On the other hand, there's a good bit we can never know about private lives in the past. For example, we know that A. Lincoln famously shared a bed with another man whose legs he openly admired. Many historians will point out that sharing beds non-sexually with friends and even strangers was not uncommon at the time. AT the same time, who knows what happened when the candles went out? So there's a great need for historical veracity but within it there's always a place for the imagination. It just needs to be a careful place!
#6 Fantastic Post!
And one that I wholeheartedly beleive. If you are going to write anything with even a vaguely historic setting, you have know the actual history to make an accurate base line. THEN you can embellish around the edges to make your alternate universe. The only way you're going to make your alternate history ring right is if you know the ACTUAL history, and can explain where things diverge.
Elizabeth Schechter
#7 Appropriate and timely
I'm also working partly on a historical fic and although I did research the first time I wrote it, now that I am expanding it, there is a call for more detail. I just to have to hope that the research isn't so interesting I forget to write.

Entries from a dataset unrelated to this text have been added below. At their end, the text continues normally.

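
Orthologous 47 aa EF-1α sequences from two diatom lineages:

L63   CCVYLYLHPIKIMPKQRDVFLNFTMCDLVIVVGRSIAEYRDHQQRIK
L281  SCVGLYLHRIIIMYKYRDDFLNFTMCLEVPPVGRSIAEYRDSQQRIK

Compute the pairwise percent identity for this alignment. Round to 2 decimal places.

Differing sites — 1:C/S; 4:Y/G; 9:P/R; 11:K/I; 14:P/Y; 16:Q/Y; 19:V/D; 27:D/L; 28:L/E; 30:I/P; 31:V/P; 42:H/S.
35 of the 47 sites match, so the percent identity is 35/47 × 100 = 74.47%.

74.47%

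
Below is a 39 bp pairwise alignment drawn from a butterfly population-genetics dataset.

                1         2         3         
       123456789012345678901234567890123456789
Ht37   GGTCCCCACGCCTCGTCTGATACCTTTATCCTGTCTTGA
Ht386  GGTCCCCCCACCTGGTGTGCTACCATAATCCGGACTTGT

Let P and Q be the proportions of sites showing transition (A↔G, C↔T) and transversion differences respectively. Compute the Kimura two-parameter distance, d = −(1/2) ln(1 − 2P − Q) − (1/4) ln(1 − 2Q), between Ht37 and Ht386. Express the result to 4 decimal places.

The sequences differ at positions 8 (A/C, transversion), 10 (G/A, transition), 14 (C/G, transversion), 17 (C/G, transversion), 20 (A/C, transversion), 25 (T/A, transversion), 27 (T/A, transversion), 32 (T/G, transversion), 34 (T/A, transversion), 39 (A/T, transversion).
Of the 10 differences, 1 transition and 9 transversions over 39 sites: P = 1/39 = 0.025641, Q = 9/39 = 0.230769.
d = −0.5·ln(0.717949) − 0.25·ln(0.538462) = −0.5·(-0.331357) − 0.25·(-0.619038) = 0.3204.

0.3204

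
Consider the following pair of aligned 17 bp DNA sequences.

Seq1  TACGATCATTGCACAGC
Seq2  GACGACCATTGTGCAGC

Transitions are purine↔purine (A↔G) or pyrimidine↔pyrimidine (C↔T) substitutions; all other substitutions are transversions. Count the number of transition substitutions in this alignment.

The sequences differ at positions 1 (T/G, transversion), 6 (T/C, transition), 12 (C/T, transition), 13 (A/G, transition).
Of the 4 differences, 3 transitions and 1 transversion, so the answer is 3.

3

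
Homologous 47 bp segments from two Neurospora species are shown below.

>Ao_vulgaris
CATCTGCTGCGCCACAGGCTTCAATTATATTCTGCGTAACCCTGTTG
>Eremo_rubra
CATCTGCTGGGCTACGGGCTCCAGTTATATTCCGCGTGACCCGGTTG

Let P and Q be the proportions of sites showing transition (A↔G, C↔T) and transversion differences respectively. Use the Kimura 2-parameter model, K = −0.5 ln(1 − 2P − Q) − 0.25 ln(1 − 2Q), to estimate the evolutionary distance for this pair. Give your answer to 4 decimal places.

Differing sites — 10:C/G (Tv); 13:C/T (Ti); 16:A/G (Ti); 21:T/C (Ti); 24:A/G (Ti); 33:T/C (Ti); 38:A/G (Ti); 43:T/G (Tv).
Of the 8 differences, 6 transitions and 2 transversions over 47 sites: P = 6/47 = 0.127660, Q = 2/47 = 0.042553.
d = −0.5·ln(0.702127) − 0.25·ln(0.914894) = −0.5·(-0.353641) − 0.25·(-0.088947) = 0.1991.

0.1991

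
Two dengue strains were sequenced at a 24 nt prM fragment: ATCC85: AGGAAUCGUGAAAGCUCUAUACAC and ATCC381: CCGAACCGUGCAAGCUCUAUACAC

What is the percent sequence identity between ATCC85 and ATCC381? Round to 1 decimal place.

83.3%

The sequences differ at positions 1 (A/C), 2 (G/C), 6 (U/C), 11 (A/C).
20 of the 24 sites match, so the percent identity is 20/24 × 100 = 83.3%.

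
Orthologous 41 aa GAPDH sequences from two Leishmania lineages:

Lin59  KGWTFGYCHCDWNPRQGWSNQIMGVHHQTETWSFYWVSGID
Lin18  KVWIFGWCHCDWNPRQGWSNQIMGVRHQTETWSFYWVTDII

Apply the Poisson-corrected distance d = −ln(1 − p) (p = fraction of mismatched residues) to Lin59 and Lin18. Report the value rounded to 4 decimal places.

Differing sites — 2:G/V; 4:T/I; 7:Y/W; 26:H/R; 38:S/T; 39:G/D; 41:D/I.
p = 7/41 = 0.170732.
d = −ln(1 − 0.170732) = −ln(0.829268) = 0.1872.

0.1872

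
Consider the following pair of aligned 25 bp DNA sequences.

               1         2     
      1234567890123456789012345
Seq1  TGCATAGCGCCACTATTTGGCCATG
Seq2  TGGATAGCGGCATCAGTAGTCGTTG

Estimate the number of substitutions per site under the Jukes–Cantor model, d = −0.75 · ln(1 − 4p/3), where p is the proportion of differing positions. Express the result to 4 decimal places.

The sequences differ at positions 3 (C/G), 10 (C/G), 13 (C/T), 14 (T/C), 16 (T/G), 18 (T/A), 20 (G/T), 22 (C/G), 23 (A/T).
p = 9/25 = 0.360000.
d = −0.75 · ln(1 − (4/3)·0.360000) = −0.75 · ln(0.520000) = −0.75 · (-0.653926) = 0.4904.

0.4904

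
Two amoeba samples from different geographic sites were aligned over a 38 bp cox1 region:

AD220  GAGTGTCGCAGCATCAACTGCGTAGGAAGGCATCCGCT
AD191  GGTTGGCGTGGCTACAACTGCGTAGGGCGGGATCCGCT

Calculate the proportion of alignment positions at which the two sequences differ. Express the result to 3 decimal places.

The sequences differ at positions 2 (A/G), 3 (G/T), 6 (T/G), 9 (C/T), 10 (A/G), 13 (A/T), 14 (T/A), 27 (A/G), 28 (A/C), 31 (C/G).
There are 10 differences over 38 sites, so p = 10/38 = 0.263.

0.263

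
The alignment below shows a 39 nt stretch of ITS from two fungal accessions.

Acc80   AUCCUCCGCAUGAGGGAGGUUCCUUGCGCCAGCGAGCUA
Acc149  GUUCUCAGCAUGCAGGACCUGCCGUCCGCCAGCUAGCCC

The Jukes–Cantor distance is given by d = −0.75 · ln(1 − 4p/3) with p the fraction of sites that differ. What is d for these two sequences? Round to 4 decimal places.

The sequences differ at positions 1 (A/G), 3 (C/U), 7 (C/A), 13 (A/C), 14 (G/A), 18 (G/C), 19 (G/C), 21 (U/G), 24 (U/G), 26 (G/C), 34 (G/U), 38 (U/C), 39 (A/C).
p = 13/39 = 0.333333.
d = −0.75 · ln(1 − (4/3)·0.333333) = −0.75 · ln(0.555556) = −0.75 · (-0.587786) = 0.4408.

0.4408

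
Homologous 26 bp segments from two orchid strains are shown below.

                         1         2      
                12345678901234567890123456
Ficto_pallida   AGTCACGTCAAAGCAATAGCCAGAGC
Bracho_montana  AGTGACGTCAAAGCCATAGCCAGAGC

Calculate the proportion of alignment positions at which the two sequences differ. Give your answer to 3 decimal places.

Mismatches occur at site 4 (C↔G), site 15 (A↔C).
There are 2 differences over 26 sites, so p = 2/26 = 0.077.

0.077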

And after the numerous, numerous re-writes last time I wrote something historical, you think I would know better. Alas, I fear not.
And I think it would probably be best if I stuck to my books rather than life-destroying websites... must not click the link...
#8 Click the link.
You know you want to. Click the shiny, shiny link. It might devour lesser souls, but you know you're too strong for it. And once you've mastered the art, the power of Tropes, who in the writing world will stand against you...
Moo hoo ha ha ha
Editor. Writer. Gamer. Occultist. Extraordinary Gentleman.
Read my further writings at my blog, The Experimental Fantasist
#9 The worst book I ever read
The worst book I ever read for anachronisms was Pride and Prejudice and Zombies (and I'm not talkig about the zombies!). The problem with editing text into the original was you got weird clashes, like London being a significant journey that required days of preparations, while at the same time all of the girls had been shipped to China and back for zombie training like it was nothing. Forgive me, but if they've spent years at sea in their young lives I can't see how London is still exotically far away.
(Actually, the real wallbanger for me was a mention of chipmunks. That's not historically inaccurate, that's geographically!)